Once a worker knows (i_start, j_start) at its chunk's beginning and (i_end, j_end) at its chunk's end, it can independently merge seq1[i_start..i_end) with seq2[j_start..j_end) and write the result directly to its output region, with no communication with other workers.

Step 3: How co_rank works? Binary Search!

For a given rank, co_rank binary-searches for the unique i in the range [max(0, rank-m), min(n, rank)] such that the partition (seq1[0..i), seq2[0..rank-i)) is valid.
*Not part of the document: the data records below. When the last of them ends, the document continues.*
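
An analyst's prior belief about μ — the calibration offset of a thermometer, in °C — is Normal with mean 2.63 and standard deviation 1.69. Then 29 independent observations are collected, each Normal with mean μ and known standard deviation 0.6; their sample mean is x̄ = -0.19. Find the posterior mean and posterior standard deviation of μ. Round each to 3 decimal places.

Posterior mean ≈ -0.178; posterior SD ≈ 0.111

With known σ, the Normal prior is conjugate. Weight on the data is w = (n/σ²)/(n/σ² + 1/τ₀²) = 80.5556/(80.5556+0.350128) = 0.99567.
Posterior mean = w·x̄ + (1−w)·μ₀ = 0.99567·-0.19 + 0.0043276·2.63 = -0.178. Posterior variance = 1/(80.5556+0.350128) = 0.0123601, so SD = 0.111.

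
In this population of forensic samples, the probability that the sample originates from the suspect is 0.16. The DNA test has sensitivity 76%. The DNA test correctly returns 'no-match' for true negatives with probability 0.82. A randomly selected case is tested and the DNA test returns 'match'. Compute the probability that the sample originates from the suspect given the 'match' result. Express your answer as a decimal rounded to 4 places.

Let H be the event that the sample originates from the suspect. P(H) = 0.16, so P(¬H) = 0.84. With E the 'match' result, P(E|H) = 0.76 and P(E|¬H) = 0.18.
P(E) = 0.76·0.16 + 0.18·0.84 = 0.12160 + 0.15120 = 0.27280.
By Bayes' theorem, P(H|E) = 0.12160 / 0.27280 = 0.4457.

P(H | E) ≈ 0.4457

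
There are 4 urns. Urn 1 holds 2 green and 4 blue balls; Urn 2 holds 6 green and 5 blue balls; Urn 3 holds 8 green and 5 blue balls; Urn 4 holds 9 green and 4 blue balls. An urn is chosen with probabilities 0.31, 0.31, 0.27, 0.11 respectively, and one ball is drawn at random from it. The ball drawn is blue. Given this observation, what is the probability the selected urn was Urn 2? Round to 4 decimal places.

Posterior probability ≈ 0.2904

Tabulate prior·likelihood by source: [1] prior 0.31, lik 0.6667, product 0.2067; [2] prior 0.31, lik 0.4545, product 0.1409; [3] prior 0.27, lik 0.3846, product 0.1038; [4] prior 0.11, lik 0.3077, product 0.03385.
Normalizing constant = 0.48527; the posterior for Urn 2 is its product over the sum, 0.1409/0.48527 = 0.2904.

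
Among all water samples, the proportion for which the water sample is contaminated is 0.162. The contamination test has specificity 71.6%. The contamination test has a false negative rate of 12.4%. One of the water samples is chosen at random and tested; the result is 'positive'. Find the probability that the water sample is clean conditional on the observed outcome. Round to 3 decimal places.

P(¬H | E) ≈ 0.626

Let H be the event that the water sample is contaminated. P(H) = 0.162, so P(¬H) = 0.838. With E the 'positive' result, P(E|H) = 0.876 and P(E|¬H) = 0.284.
P(E) = 0.876·0.162 + 0.284·0.838 = 0.14191 + 0.23799 = 0.37990.
By Bayes' theorem, P(H|E) = 0.14191 / 0.37990 = 0.374. Hence P(¬H|E) = 1 − 0.374 = 0.626.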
A partition is valid when:

  • The last element of seq1's slice does not exceed the first unused element of seq2: seq1[i-1] <= seq2[j]
  • The last element of seq2's slice does not exceed the first unused element of seq1: seq2[j-1] <= seq1[i]

Because both sequences are sorted, as i increases:

  • seq1[i-1] increases (moving right in seq1)
  • seq2[j-1] decreases (moving left in seq2, since j = rank - i decreases)

This means the condition seq2[j-1] <= seq1[i] transitions from false to true exactly once — making binary search applicable. The algorithm needs to check only one condition per iteration:

  • If seq2[j-1] > seq1[i]: i is too large -> high = i
  • Otherwise: i is not large enough -> low = i + 1

The figure below shows two iterations of the binary search for rank=5 on sequences seq1=[1,3,5,7,9,11] and seq2=[2,4,6,8,10,12]:

The search converges to i=3, j=2: the first 5 merged elements consist of seq1[0,3)=[1,3,5] and seq2[0,2)=[2,4], which interleave to [1,2,3,4,5].

Why parallel merge uses no partitioner

Unlike tf::Taskflow::for_each, where users can configure a partitioner to adapt to unequal per-element costs, std::merge on a chunk of size K always costs O(K) regardless of the data values. There is little load imbalance to mitigate. As a result, tf::Taskflow::merge always adopts static partitioning, i.e., W chunks of size N/W and one per worker. which is always the optimal strategy for parallel merge.